Hürriyet gazetesi yazarı Sedat Ergin, İstanbul Sözleşmesi'nin fehsine yönelik olarak, "Sözleşme’nin feshine ilişkin 80’inci maddeye göre, fesih bu konudaki bildirimin Avrupa Konseyi Genel Sekreteri’ne ulaştırıldığı tarihten itibaren üç aylık sürenin bitimini izleyen ayın ilk gününde yürürlüğe giriyor. Bu durumda, Sözleşme’nin 1 Temmuz tarihine kadar yürürlükte kalacağını anlamalıyız." değerlendirmesini yaptı.
Ergin yazısında, "Sözleşme’den çekilmesiyle birlikte, Türkiye’nin burada bir bölümünü aktardığımız hükümleri hayata geçirme yükümlülüğü de ortadan kalkmış olacaktır. Söz konusu hükümlerin bir çoğuyla ilgili olarak ulusal mevzuatta düzenleme yapılmamış olsa bile, Sözleşme’nin maddeleri Anayasa’nın 90’ıncı maddesi çerçevesinde Türk hukuk sistemi açısından yine de sonuç doğurmaktaydı. Bunun nedeni, temel hak ve özgürlüklere ilişkin uluslararası antlaşmalarla yasaların aynı konuda farklı hükümler içermesi durumunda uluslararası antlaşma hükümlerinin esas alınacağını belirten Anayasa’nın 90’ıncı maddesidir. Bu durumda İstanbul Sözleşmesi’nin bütün hükümleri kadınlar açısından kayda değer bir koruma şemsiyesi sağlamaktaydı." düşüncesini dile getirdi.

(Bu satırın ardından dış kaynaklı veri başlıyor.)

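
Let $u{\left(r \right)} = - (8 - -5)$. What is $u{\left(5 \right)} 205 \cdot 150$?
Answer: $-399750$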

Ergin şu ifadeleri kullandı:
"Türkiye’nin Sözleşme’den çekilmesi halinde 6284 sayılı “Ailenin Korunması ve Kadına Karşı Şiddetin Önlenmesine Dair Kanun” en önemli araç olarak yürürlükte kalacaktır. Türkiye’nin İstanbul Sözleşmesi’ni onayladıktan sonra 2012 yılında çıkarttığı bu yasa şiddet gören kadınların korunmasına dönük getirdiği koruyucu düzenlemeler açısından Avrupa Konseyi çevrelerinde de genellikle olumlu karşılanmıştır.
Ancak söz konusu yasanın kapsama alanı son tahlilde şiddete uğrayan veya şiddete uğrama tehlikesiyle karşı karşıya bulunan kadınların “korunması”yla sınırlıdır. Sözleşme’nin “koruma” faslı dışında kalan önleme, kovuşturma ve politikalar gibi diğer alanlardaki taşıdığı hükümlerin Türk kadınları açısından sağladığı güvenceler artık önemli ölçüde boşluktadır."